Tuesday, July 5, 2022

Mirvetuximab Soravtansine Displays Promising Efficacy in Platinum-Resistant Ovarian Cancer

 This is an edited version of an article by Kyle Doherty appearing in OncLive, July 2, 2022.

Patients with platinum-resistant ovarian cancer have historically been an underserved population with few effective treatment options. However, a new option for these patients whose disease harbors a high level of folate receptor α (FRα) may be emerging as the first-in-class antibody-drug conjugate mirvetuximab soravtansine displayed promising antitumor activity, according to results from the phase 3 SORAYA trial (NCT04296890) presented at the 2022 American Society of Clinical Oncology (ASCO) Annual Meeting. ...

“The results from SORAYA position were mirvetuximab soravtansine to become a practice-changing therapy for patients with platinum-resistant ovarian cancer [that is] high-grade serous and FRα positive, in a place in treatment where patients have very few options,” said Ursula A. Matulonis, MD, in an interview with OncologyLive®.Mirvetuximab soravtansine is a well-tolerated drug for patients who have responses, and those responses are durable. They are deep responses, where we saw complete responses, which is really an unheard-of phenomenon in the treatment of platinum-resistant ovarian cancer.” ...

Based on the data from SORAYA, the FDA accepted and granted priority review to the biologic license application for mirvetuximab soravtansine and is expected to decide by November 28, 2022. To validate the findings, investigators have initiated the randomized phase 3 randomized MIRASOL trial (NCT04209855) vs investigator’s choice chemotherapy. ...

"For our patients with platinum-resistant ovarian cancer and have also received bevacizumab, their option for treatment is single-agent, nonplatinum-based chemotherapy. [This includes] topotecan and gemcitabine. These drugs typically have low response rates—12% or lower—more often than not in the single agents."

"The data that we saw from SORAYA represents a clinically meaningful anticancer activity for this patient population, who, unfortunately, have very few options. This should be a new standard of care for patients with platinum-resistant, high-grade serous ovarian cancer, where there is high FRα expression within the cancer." --Ursula A. Matulonis, MD, Chief of the Division of Gynecologic Oncology at Dana-Farber Cancer Institute in Boston, Massachusetts.


 This is an edited version of an article by Chris Ryan published 21 June 2022 by The Clearity Foundation.

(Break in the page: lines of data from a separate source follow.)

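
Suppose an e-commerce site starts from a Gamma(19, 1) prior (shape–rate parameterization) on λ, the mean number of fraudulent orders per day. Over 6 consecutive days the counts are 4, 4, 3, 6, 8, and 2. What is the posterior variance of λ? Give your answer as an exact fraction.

Total count: 4 + 4 + 3 + 6 + 8 + 2 = 27.
Total exposure: 6 days.
The Gamma prior is conjugate for the Poisson rate, so λ | data ~ Gamma(19+27, 1+6) = Gamma(46, 7).
Posterior variance = α'/β'² = 46/49.

46/49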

The antibody-drug conjugate (ADC) farletuzumab ecteribulin (MORab-202) demonstrated notable antitumor activity with a manageable safety profile in patients with platinum-resistant ovarian cancer, according to data from the dose-expansion portion of the phase 1 Study 101 trial (NCT03386942) presented during the 2022 ASCO Annual Meeting.


“We are encouraged by the clinical safety and efficacy results, as measured by the preliminary antitumor activity observed in patients with platinum-resistant ovarian cancer being treated with each dose of farletuzumab ecteribulin, and with varying levels of folate receptor-alpha [FRα] expression,” Shin Nishio, MD, PhD, lead study author and an associate professor in the Department of Obstetrics and Gynecology at Kurume University School of Medicine in Fukuoka, Japan, stated in a press release.
Farletuzumab ecteribulin is comprised of the humanized anti-FRα monoclonal antibody, farletuzumab, linked to the cytotoxic microtubule inhibitor, eribulin (Halaven). The ADC delivers the eribulin payload into cancer cells that express FRα.“Based on the data from preclinical studies, farletuzumab ecteribulin has the clinical potential to elicit a bystander effect through an enzymatically cleavable linker that releases a toxic payload from the antibody, therefore acting not only on the FRα-positive cancer cells, but also the FRα-negative cancer cells surrounding the FRα-positive cancer cells,” Nishio added. “As the field of targeted therapy continues to evolve, ADCs are anticipated to become a key modality in the treatment of recurrent, platinum-resistant disease.”